ASR — Speech Recognition

Live

Transcribe Swahili audio into text. Fine-tuned for natural Swahili speech with a 13.5% word error rate — roughly half the error of multilingual baselines.

Endpoint

POST /v1/speech-to-text/

Upload an audio file as multipart/form-data and receive a Swahili transcript. Accepts WAV, MP3, WebM, FLAC, and OGG up to 25 MB.

Authentication

Pass your API key in the xi-api-key header. See Authentication.

Form fields

FieldTypeRequiredDescription
audiofileYesAudio file.
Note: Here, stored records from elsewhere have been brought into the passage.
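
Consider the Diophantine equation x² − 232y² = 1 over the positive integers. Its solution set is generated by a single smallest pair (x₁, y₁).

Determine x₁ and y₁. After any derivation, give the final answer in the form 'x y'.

19603 1287

d=232: √d = [15; 4,3,7,3,4,30] (ℓ=6, even), read p_5/q_5
step 0: (15, 1)  from 15·(1,0) + (0,1)
step 1: (61, 4)  from 4·(15,1) + (1,0)
…
step 4: (4539, 298)  from 3·(1447,95) + (198,13)
step 5: (19603, 1287)  from 4·(4539,298) + (1447,95)
fundamental: x₁=19603, y₁=1287  (since 384277609 − 232·1656369 = 1)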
Must have an audio/* MIME type. Maximum 25 MB.
languagestringNoISO 639-1 language code. Defaults to sw. Other supported values: en, fr, de, es, pt, ar, zh, ja, ko, ru.

Response

json
{
  "text": "Habari za asubuhi. Karibu sana.",
  "language": "sw",
  "duration_seconds": 2.41
}

Examples

bash
curl -X POST https://sauti.finiflowlabs.com/v1/speech-to-text/ \
  -H "xi-api-key: YOUR_KEY" \
  -F "audio=@sample.wav;type=audio/wav" \
  -F "language=sw"
python
import requests

with open("sample.wav", "rb") as f:
    response = requests.post(
        "https://sauti.finiflowlabs.com/v1/speech-to-text/",
        headers={"xi-api-key": "YOUR_KEY"},
        files={"audio": ("sample.wav", f, "audio/wav")},
        data={"language": "sw"},
    )

response.raise_for_status()
print(response.json()["text"])

Model details

  • Model: Finiflowlabs/sauti-asr-v1 — published on HuggingFace.
  • Test WER: 13.52%  ·  Test CER: 3.85%.
  • Trained on ~89 hours of Swahili speech, evaluated on the FLEURS sw_ke test split.
  • Sample rate: any (resampled internally to 16 kHz mono).

Limits & errors

  • 413 — audio file exceeds 25 MB.
  • 422 — invalid audio format or unsupported language.
  • 429 — rate limit exceeded. See Rate Limits.